Between numerous commercial exhibits and demonstrations and a number of special presentations, there was no shortage of information and opinion voiced, including a major forum focused exclusively on the long string of dry weather.
The forum was arranged for the World Ag Expo by the California Latino Water Coalition and attracted an audience of about 120 to the International Agri-Center’s Heritage Complex.
Not surprisingly, what at the time was anticipation – since turned into grim reality by the U.S. Bureau of Reclamation – of a zero water allocation within the Central Valley Project’s Friant Division was a factor much on the minds of those attending and participating.
Ronald D. Jacobsma, Friant Water Authority General Manager, said that since the Friant-Kern Canal’s construction in the late 1940s, Class 1 water allocations have never been below 25%. A zero allocation, he said, is “going to be devastating to the valley.” It’s worse than that, he added. “We start not at zero, but 300,000 acre feet in a hole.” (Please see related story, front page.)
Effects of a lack of surface water supply, both economically and socially, on the many small, farm-oriented communities along the southern San Joaquin Valley, are going to be felt hard, speakers said.
Fresno County Supervisor Phil Larson is all too familiar with such cutbacks.

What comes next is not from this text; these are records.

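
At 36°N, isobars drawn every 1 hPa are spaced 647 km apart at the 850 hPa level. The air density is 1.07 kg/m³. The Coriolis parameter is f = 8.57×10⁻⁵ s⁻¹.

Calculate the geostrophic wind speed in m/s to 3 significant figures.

Pressure gradient: |∂P/∂n| = 100 Pa / 647000 m = 1.55×10⁻⁴ Pa/m
Geostrophic balance (pressure-gradient force = Coriolis force):
V_g = (1/(fρ)) |∂P/∂n| = 1.55×10⁻⁴ / (8.57×10⁻⁵ × 1.07) = 1.69 m/s

1.69 m/s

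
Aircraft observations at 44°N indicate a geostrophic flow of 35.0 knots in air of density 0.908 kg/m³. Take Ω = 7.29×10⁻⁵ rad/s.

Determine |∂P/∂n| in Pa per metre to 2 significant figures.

Coriolis parameter at 44°N:
f = 2Ω sin φ = 2 × 7.29×10⁻⁵ × sin 44° = 1.01×10⁻⁴ s⁻¹
Wind speed in SI: 35.0 knots = 18.0 m/s
Geostrophic balance rearranged: |∂P/∂n| = f ρ V_g
|∂P/∂n| = 1.01×10⁻⁴ × 0.908 × 18.0 = 1.66×10⁻³ Pa/m

1.7×10⁻³ Pa/m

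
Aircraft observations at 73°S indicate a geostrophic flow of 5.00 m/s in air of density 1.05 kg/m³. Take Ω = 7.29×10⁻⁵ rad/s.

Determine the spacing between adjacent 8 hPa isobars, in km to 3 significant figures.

1090 km

Coriolis parameter at 73°S:
f = 2Ω sin φ = 2 × 7.29×10⁻⁵ × sin 73° = 1.39×10⁻⁴ s⁻¹
Geostrophic balance rearranged: |∂P/∂n| = f ρ V_g
|∂P/∂n| = 1.39×10⁻⁴ × 1.05 × 5.00 = 7.32×10⁻⁴ Pa/m
Isobar spacing: Δn = ΔP/|∂P/∂n| = 800 Pa / 7.32×10⁻⁴ Pa/m = 1092891 m ≈ 1090 km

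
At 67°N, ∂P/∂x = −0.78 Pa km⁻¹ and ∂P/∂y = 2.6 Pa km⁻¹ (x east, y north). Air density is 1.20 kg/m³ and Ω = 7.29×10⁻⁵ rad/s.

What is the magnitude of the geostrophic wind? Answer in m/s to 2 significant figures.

17 m/s

Coriolis parameter at 67°N:
f = 2Ω sin φ = 2 × 7.29×10⁻⁵ × sin 67° = 1.34×10⁻⁴ s⁻¹
Component geostrophic relations (x east, y north):
u_g = −(1/(fρ)) ∂P/∂y,  v_g = (1/(fρ)) ∂P/∂x
u_g = −(2.6×10⁻³)/(1.34×10⁻⁴ × 1.20) = −16.1 m/s;  v_g = (−0.78×10⁻³)/(1.34×10⁻⁴ × 1.20) = −4.84 m/s
|V_g| = √(u_g² + v_g²) = 16.9 m/s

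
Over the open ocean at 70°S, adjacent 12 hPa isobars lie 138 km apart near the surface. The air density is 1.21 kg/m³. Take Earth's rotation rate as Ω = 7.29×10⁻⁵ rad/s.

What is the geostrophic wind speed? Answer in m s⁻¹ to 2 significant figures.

52 m s⁻¹

Coriolis parameter at 70°S:
f = 2Ω sin φ = 2 × 7.29×10⁻⁵ × sin 70° = 1.37×10⁻⁴ s⁻¹
Pressure gradient: |∂P/∂n| = 1200 Pa / 138000 m = 8.70×10⁻³ Pa/m
Geostrophic balance (pressure-gradient force = Coriolis force):
V_g = (1/(fρ)) |∂P/∂n| = 8.70×10⁻³ / (1.37×10⁻⁴ × 1.21) = 52.5 m/s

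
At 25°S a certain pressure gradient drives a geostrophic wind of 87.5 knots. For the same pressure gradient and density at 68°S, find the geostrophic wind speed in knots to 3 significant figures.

With the same pressure gradient and density, V_g ∝ 1/f ∝ 1/sin φ.
V₂ = V₁ · sin φ₁ / sin φ₂ = 87.5 × sin 25° / sin 68°
V₂ = 87.5 × 0.4226/0.9272 = 39.9 knots

39.9 knots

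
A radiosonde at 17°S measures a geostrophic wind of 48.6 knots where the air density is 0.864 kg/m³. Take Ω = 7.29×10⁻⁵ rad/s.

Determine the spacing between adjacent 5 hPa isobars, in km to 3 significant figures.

543 km

Coriolis parameter at 17°S:
f = 2Ω sin φ = 2 × 7.29×10⁻⁵ × sin 17° = 4.26×10⁻⁵ s⁻¹
Wind speed in SI: 48.6 knots = 25.0 m/s
Geostrophic balance rearranged: |∂P/∂n| = f ρ V_g
|∂P/∂n| = 4.26×10⁻⁵ × 0.864 × 25.0 = 9.21×10⁻⁴ Pa/m
Isobar spacing: Δn = ΔP/|∂P/∂n| = 500 Pa / 9.21×10⁻⁴ Pa/m = 542986 m ≈ 543 km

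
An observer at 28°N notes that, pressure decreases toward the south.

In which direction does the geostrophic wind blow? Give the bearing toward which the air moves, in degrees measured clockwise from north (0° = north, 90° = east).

The pressure-gradient force points toward the south (bearing 180°).
Geostrophic balance: in the Northern Hemisphere the Coriolis force deflects motion to the right, so the geostrophic wind blows 90° to the right of the pressure-gradient force (low pressure on the left).
Rotating 180° by 90° clockwise gives 270° — the wind blows toward the west.

270°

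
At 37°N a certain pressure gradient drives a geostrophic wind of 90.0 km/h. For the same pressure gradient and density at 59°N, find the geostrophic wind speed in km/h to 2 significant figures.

63 km/h

With the same pressure gradient and density, V_g ∝ 1/f ∝ 1/sin φ.
V₂ = V₁ · sin φ₁ / sin φ₂ = 90.0 × sin 37° / sin 59°
V₂ = 90.0 × 0.6018/0.8572 = 63 km/h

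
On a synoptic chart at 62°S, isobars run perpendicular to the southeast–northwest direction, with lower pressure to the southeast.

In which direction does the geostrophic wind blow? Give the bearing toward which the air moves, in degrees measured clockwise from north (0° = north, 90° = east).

The pressure-gradient force points toward the southeast (bearing 135°).
Geostrophic balance: in the Southern Hemisphere the Coriolis force deflects motion to the left, so the geostrophic wind blows 90° to the left of the pressure-gradient force (low pressure on the right).
Rotating 135° by 90° counterclockwise gives 045° — the wind blows toward the northeast.

045°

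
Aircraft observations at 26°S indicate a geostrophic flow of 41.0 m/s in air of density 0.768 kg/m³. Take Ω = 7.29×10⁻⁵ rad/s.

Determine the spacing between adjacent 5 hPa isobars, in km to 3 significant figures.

Coriolis parameter at 26°S:
f = 2Ω sin φ = 2 × 7.29×10⁻⁵ × sin 26° = 6.39×10⁻⁵ s⁻¹
Geostrophic balance rearranged: |∂P/∂n| = f ρ V_g
|∂P/∂n| = 6.39×10⁻⁵ × 0.768 × 41.0 = 2.01×10⁻³ Pa/m
Isobar spacing: Δn = ΔP/|∂P/∂n| = 500 Pa / 2.01×10⁻³ Pa/m = 248442 m ≈ 248 km

248 km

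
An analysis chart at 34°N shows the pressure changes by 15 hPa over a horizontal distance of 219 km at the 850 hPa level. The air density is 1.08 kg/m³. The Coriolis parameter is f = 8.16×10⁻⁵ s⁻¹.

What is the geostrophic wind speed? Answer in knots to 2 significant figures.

Pressure gradient: |∂P/∂n| = 1500 Pa / 219000 m = 6.85×10⁻³ Pa/m
Geostrophic balance (pressure-gradient force = Coriolis force):
V_g = (1/(fρ)) |∂P/∂n| = 6.85×10⁻³ / (8.16×10⁻⁵ × 1.08) = 77.7 m/s
Converting: 77.7 m/s × 1.944 = 150 knots

150 knots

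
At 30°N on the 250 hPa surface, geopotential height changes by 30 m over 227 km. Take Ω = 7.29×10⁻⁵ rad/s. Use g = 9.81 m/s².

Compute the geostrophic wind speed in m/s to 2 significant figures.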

Larson represents a large portion of western Fresno County where CVP water supplies have been constantly curtailed, largely by Delta water export pumping restrictions under the Endangered Species Act, for the better part of two decades.
“When farmers lose water, they lay off people. Farm laborers move away, and they take their children with them,” said Larson. The results are sweeping, including lost and failing businesses, social problems, layoffs from jobs, increased demands on social services and lost tax revenues for all levels of government.
Manuel Cunha Jr., Nisei Farmers League President, cautioned that farm workers will inevitably move to other areas in search of work and many may not later return, adding to the valley’s continuing farm labor problems and concerns.
Also discussed at length were many longer-range California water crisis issues, including a common thread of the need to develop more surface water storage and other infrastructure.
“The biggest threat to farming is the Endangered Species Act,” Larson said.
Retired U.S. District Judge Oliver Wanger, who made a number of important water-related decisions during his tenure on the court’s Fresno bench, said the Delta’s problems cannot be repaired because of their complexities. Wanger said the Endangered Species Act’s problems and impacts can only be resolved by Congress.
Thomas Birmingham, Westlands Water District General Manager, expressed hope solutions will emerge from Washington, citing recent consideration and debate over water bills in Congress.
There were calls for fast-tracking development of storage projects such as the San Joaquin River’s proposed Temperance Flat Reservoir.
Mark Watte, a Tulare grower and member of the Friant Water Authority and Kaweah Delta Water Conservation District boards, pointed out the need to supplement Millerton Lake’s small storage with the much larger proposed reservoir to better capture and store big runoff events.